NY City Center Encores! – March 2009
Review by John Kenrick
Encores brought its season to a triumphant close with a loving and downright grandish concert staging of Finian's Rainbow. With irresistible melodies by Burton Lane, delicious word-bending lyrics by E.Y. "Yip" Harburg, and a still-hilarious original libretto by Harburg & Fred Saidy, it amazes me that this hit-packed musical has almost fallen out of use. Its racial, political and financial satire are as up to date as ever, and I dare you to find any music of the last ten years with anywhere near the abundance of wit, heart and shining melody that fill this 1947 hit.
The plot involves Irish immigrant Finian McLonergan, who has somehow managed to steal the legendary leprechauns crock of gold. He drags his lovely, spirited daughter Fiona to America, where he plants the crock in the "rich" soil near Fort Knox -- hoping that the gold will grow. Fiona swiftly finds love in the rugged arms of Woody, an itinerant worker who helps his black sharecropper neighbors fight off the land-grabbing schemes of racist Senator Rawkins. Things are complicated by the appearance of Og, a leprechaun desperately trying to get the crock of gold back to Ireland before he and his kind are turned into mortals -- and by Fiona inadvertently using the crock's magic to turn the bigoted Senator into a black man. Since this is a musical comedy, the crazy plot twist all lead to a sweet conclusion, but the Harburg-Lane score provides even more magic with such songs as "How Are Things in Glocca Morra," "Look to the Rainbow," and the glorious "Old Devil Moon," among others.
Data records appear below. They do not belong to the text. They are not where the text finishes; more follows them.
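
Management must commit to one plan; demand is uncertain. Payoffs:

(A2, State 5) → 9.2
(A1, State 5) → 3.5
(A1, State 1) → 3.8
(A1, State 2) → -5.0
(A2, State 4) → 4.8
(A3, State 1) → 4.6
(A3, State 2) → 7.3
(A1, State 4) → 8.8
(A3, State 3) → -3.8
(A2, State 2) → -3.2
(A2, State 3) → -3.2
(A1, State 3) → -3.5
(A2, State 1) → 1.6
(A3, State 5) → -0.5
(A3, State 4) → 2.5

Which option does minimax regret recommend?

A3

Column bests: State 1=4.6, State 2=7.3, State 3=-3.2, State 4=8.8, State 5=9.2.
A1 regrets: 0.8, 12.3, 0.3, 0.0, 5.7 → max 12.3
A2 regrets: 3.0, 10.5, 0.0, 4.0, 0.0 → max 10.5
A3 regrets: 0.0, 0.0, 0.6, 6.3, 9.7 → max 9.7
Smallest max regret = 9.7 → A3.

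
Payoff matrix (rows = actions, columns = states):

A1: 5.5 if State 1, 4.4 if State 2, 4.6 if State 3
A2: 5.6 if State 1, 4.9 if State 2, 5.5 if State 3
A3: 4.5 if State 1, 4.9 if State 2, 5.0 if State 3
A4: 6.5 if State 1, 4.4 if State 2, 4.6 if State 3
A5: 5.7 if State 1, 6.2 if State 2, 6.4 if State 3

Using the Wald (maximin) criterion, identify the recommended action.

A5

Row minima: A1=4.4, A2=4.9, A3=4.5, A4=4.4, A5=5.7
Best worst-case = 5.7 → A5.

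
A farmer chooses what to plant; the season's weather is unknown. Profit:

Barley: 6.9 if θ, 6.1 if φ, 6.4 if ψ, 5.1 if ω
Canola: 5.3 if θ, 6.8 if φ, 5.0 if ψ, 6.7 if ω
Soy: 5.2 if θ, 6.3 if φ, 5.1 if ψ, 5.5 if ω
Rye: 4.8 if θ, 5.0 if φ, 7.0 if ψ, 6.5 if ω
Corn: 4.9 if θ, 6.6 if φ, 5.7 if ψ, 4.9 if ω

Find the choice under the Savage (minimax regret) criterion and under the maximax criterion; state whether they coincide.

minimax regret → Barley; maximax → Rye (disagree)

Column bests: θ=6.9, φ=6.8, ψ=7.0, ω=6.7.
Barley regrets: 0.0, 0.7, 0.6, 1.6 → max 1.6
Canola regrets: 1.6, 0.0, 2.0, 0.0 → max 2.0
Soy regrets: 1.7, 0.5, 1.9, 1.2 → max 1.9
Rye regrets: 2.1, 1.8, 0.0, 0.2 → max 2.1
Corn regrets: 2.0, 0.2, 1.3, 1.8 → max 2.0
Smallest max regret = 1.6 → Barley.
Row maxima: Barley=6.9, Canola=6.8, Soy=6.3, Rye=7.0, Corn=6.6
Best best-case = 7.0 → Rye.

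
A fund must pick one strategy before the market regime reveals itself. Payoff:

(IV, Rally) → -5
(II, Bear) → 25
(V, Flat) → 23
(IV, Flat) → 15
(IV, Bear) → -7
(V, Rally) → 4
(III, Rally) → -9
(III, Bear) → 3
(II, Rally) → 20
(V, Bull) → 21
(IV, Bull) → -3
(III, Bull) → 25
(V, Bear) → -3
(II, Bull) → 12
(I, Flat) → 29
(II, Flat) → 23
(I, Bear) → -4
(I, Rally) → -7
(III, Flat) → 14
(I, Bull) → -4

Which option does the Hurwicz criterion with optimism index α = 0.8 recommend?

I: 0.8·29 + 0.2·(-7) = 21.8
II: 0.8·25 + 0.2·12 = 22.4
III: 0.8·25 + 0.2·(-9) = 18.2
IV: 0.8·15 + 0.2·(-7) = 10.6
V: 0.8·23 + 0.2·(-3) = 17.8
Highest Hurwicz score = 22.4 → II.

II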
Jim Norton provides a genuine Irish brogue and a truckload of charm as Finian, and Kate Baldwin is a sheer musical and dramatic joy as Fiona. As Woody, the unspeakably sexy Cheyenne Jackson sends high notes and hearts flying with breath-taking abandon -- oh what a joy it is to hear this kind of full-out singing, something becoming all too rare on our stages today. Broadway stalwart Philip Bosco is a comic treat as the pin-headed Senator, and American Ballet Theatre's Alina Faye is sensational as Woody's sister Susan, a deaf mute who dances to communicate -- she shares a remarkable show-stopping moment with harmonica virtuoso Guy Davis. Veteran belter Terri White turns the underrated "Necessity" into yet another surprise show-stopper, setting it afire with her trademark blend of soulful singing and masterful mugging. Jeremy Bobb is merely pleasant as Og, a role which requires far more charm than this talented actor provides here.
The Encores production team does a handsome job on a shoestring budget, most noteworthy for a rainbow-shaped framework that framed the stage. Director Warren Carlyle keeps the sometimes complicated action easy to follow, and choreographs this dance-heavy with a sure and stylish hand. Musical director Rob Berman continues to prove a blessing to the Encores series, treating this score with all the loving care it deserves.
Many ill-informed people will tell you that Finian's Rainbow is out of date -- and anyone who sees this outstanding Encores staging will tell you what utter nonsense that is! Here's hoping that this wonderful musical can finally become a regular presence on our stages once again. Like real rainbows, this embarrassment of musical and comedic riches should be seen and delighted in far, far more often.